An evolving line of machine learning works observe empirical evidence that suggests interpolating estimators — the ones that achieve zero training error — may not necessarily be harmful; specifically, it is observed that several learning algorithms favor low ℓ₁-norm solutions in the over-parameterized regime. This motivates our interest in the minimum ℓ₁-norm interpolator, and more broadly, the low-dimension methods for highdimensional data.

In the first part, concretely, we consider the noisy sparse regression model under Gaussian design, focusing on linear sparsity and high-dimensional asymptotics (so that both the number of features and the sparsity level scale proportionally with the sample size). We observe, and provide rigorous theoretical justification for, a curious multi-descent phenomenon; that is, the generalization risk of the minimum ℓ₁-norm interpolator undergoes multiple (and possibly more than two) phases of descent and ascent as one increases the model capacity. Our finding is built upon an exact characterization of the risk behavior, which is governed by a system of two non-linear equations with two unknowns.

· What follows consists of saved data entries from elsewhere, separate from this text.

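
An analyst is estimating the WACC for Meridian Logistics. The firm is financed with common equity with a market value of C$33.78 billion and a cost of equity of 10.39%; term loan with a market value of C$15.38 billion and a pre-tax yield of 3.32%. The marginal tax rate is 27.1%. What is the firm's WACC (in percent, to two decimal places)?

7.90%

Total capital V = 33.78 + 15.38 = 49.16.
Equity: weight = 33.78/49.16 = 0.6871; cost = 10.39%.
Term loan: weight = 15.38/49.16 = 0.3129; after-tax cost = 3.32% × (1 − 27.1%) = 2.4203%.
WACC = 0.6871 × 10.3900% + 0.3129 × 2.4203% = 7.8966%.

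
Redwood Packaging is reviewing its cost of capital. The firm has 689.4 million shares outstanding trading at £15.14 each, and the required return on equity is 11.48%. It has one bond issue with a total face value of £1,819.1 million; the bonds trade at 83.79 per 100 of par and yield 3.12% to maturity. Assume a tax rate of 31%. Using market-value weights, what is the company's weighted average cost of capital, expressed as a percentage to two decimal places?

10.29%

Market value of equity E = 15.14 × 689.4m = 10437.516m. Market value of debt D = 1819.1m × 83.79/100 = 1524.22389m.
Total capital V = 10437.516 + 1524.22389 = 11961.73989.
Equity: weight = 10437.516/11961.73989 = 0.8726; cost = 11.48%.
Bonds outstanding: weight = 1524.22389/11961.73989 = 0.1274; after-tax cost = 3.12% × (1 − 31%) = 2.1528%.
WACC = 0.8726 × 11.4800% + 0.1274 × 2.1528% = 10.2915%.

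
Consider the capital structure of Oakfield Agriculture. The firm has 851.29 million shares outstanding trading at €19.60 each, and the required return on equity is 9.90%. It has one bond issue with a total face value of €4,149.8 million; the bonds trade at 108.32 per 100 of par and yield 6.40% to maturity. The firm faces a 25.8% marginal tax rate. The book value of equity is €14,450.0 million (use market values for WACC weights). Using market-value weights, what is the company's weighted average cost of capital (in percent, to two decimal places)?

8.81%

Market value of equity E = 19.6 × 851.29m = 16685.284m. Market value of debt D = 4149.8m × 108.32/100 = 4495.06336m.
Total capital V = 16685.284 + 4495.06336 = 21180.34736.
Equity: weight = 16685.284/21180.34736 = 0.7878; cost = 9.9%.
Bonds outstanding: weight = 4495.06336/21180.34736 = 0.2122; after-tax cost = 6.4% × (1 − 25.8%) = 4.7488%.
WACC = 0.7878 × 9.9000% + 0.2122 × 4.7488% = 8.8068%.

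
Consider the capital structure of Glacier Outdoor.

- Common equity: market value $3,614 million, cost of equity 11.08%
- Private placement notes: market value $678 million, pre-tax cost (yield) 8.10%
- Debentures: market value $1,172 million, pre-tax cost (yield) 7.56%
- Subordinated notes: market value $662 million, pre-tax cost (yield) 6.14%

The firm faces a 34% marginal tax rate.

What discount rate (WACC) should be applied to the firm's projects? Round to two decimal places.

8.52%

Total capital V = 3614 + 678 + 1172 + 662 = 6126.
Equity: weight = 3614/6126 = 0.5899; cost = 11.08%.
Private placement notes: weight = 678/6126 = 0.1107; after-tax cost = 8.1% × (1 − 34%) = 5.3460%.
Debentures: weight = 1172/6126 = 0.1913; after-tax cost = 7.56% × (1 − 34%) = 4.9896%.
Subordinated notes: weight = 662/6126 = 0.1081; after-tax cost = 6.14% × (1 − 34%) = 4.0524%.
WACC = 0.5899 × 11.0800% + 0.1107 × 5.3460% + 0.1913 × 4.9896% + 0.1081 × 4.0524% = 8.5208%.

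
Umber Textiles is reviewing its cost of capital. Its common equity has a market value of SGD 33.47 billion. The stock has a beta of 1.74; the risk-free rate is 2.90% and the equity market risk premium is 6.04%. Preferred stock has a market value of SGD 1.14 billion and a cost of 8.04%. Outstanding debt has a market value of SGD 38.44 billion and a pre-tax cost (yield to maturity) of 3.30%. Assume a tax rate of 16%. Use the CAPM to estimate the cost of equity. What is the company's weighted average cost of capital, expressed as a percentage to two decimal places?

Cost of equity via CAPM: Re = 2.9% + 1.74 × 6.04% = 13.4096%.
Total capital V = 33.47 + 1.14 + 38.44 = 73.05.
Equity: weight = 33.47/73.05 = 0.4582; cost = 13.4096%.
Preferred: weight = 1.14/73.05 = 0.0156; cost = 8.04%.
Debt: weight = 38.44/73.05 = 0.5262; after-tax cost = 3.3% × (1 − 16%) = 2.7720%.
WACC = 0.4582 × 13.4096% + 0.0156 × 8.0400% + 0.5262 × 2.7720% = 7.7281%.

7.73%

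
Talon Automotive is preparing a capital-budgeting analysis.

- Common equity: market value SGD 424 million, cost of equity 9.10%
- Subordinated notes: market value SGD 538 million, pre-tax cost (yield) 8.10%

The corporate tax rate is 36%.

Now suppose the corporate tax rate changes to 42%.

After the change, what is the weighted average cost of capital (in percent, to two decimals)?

After the change:
Total capital V = 424 + 538 = 962.
Equity: weight = 424/962 = 0.4407; cost = 9.1%.
Subordinated notes: weight = 538/962 = 0.5593; after-tax cost = 8.1% × (1 − 42%) = 4.6980%.
WACC = 0.4407 × 9.1000% + 0.5593 × 4.6980% = 6.6382%.

6.64%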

Such phenomenon inspires us to explore the low-dimensional latent structures in the real-world highdimensional data. Specifically, we focus on the transfer/meta learning task for single-cell RNA transcriptome data – for which one core technical challenge comes from tradeoff between overcorrection and alignment – by establishing shared low-dimensional factors between multiple data sources (technologies/batches/regions). We propose two algorithms for different aims: (1) a feature-wise shift model for integration and cell clustering across different technologies/batches; (2) a region-specific sparse perturbation model to extract the areal signature from the whole-brain data. Despite the simplicity of model setup, our algorithms produce robust and high-accuracy results, as well as novel biological implications, compared with other existing methods.

Specifically, the regional-perturbation model is applied to two large fetal human brain dataset, to investigate the expression pattern of ASD risk genes. We provide a detailed analysis picture that is divided into three phases. In the first phase, we compare the ASD risk gene expression across developmental stages, to identify the active periods of risk gene expression. In the second phase, we divide the cells by their cell type and region labels to locate the important regions. The above analysis leads to the ultimate goal, to discover cell subgroups that are truly significant in the development of ASD, after accounting for the batch and regional variances; discovery of such subgroups is one important task in the understanding of ASD. We shall highlight that the whole analysis procedure is made possible after introducing the regularized regionand age-specific subspace perturbations, under the low-dimensional model framework.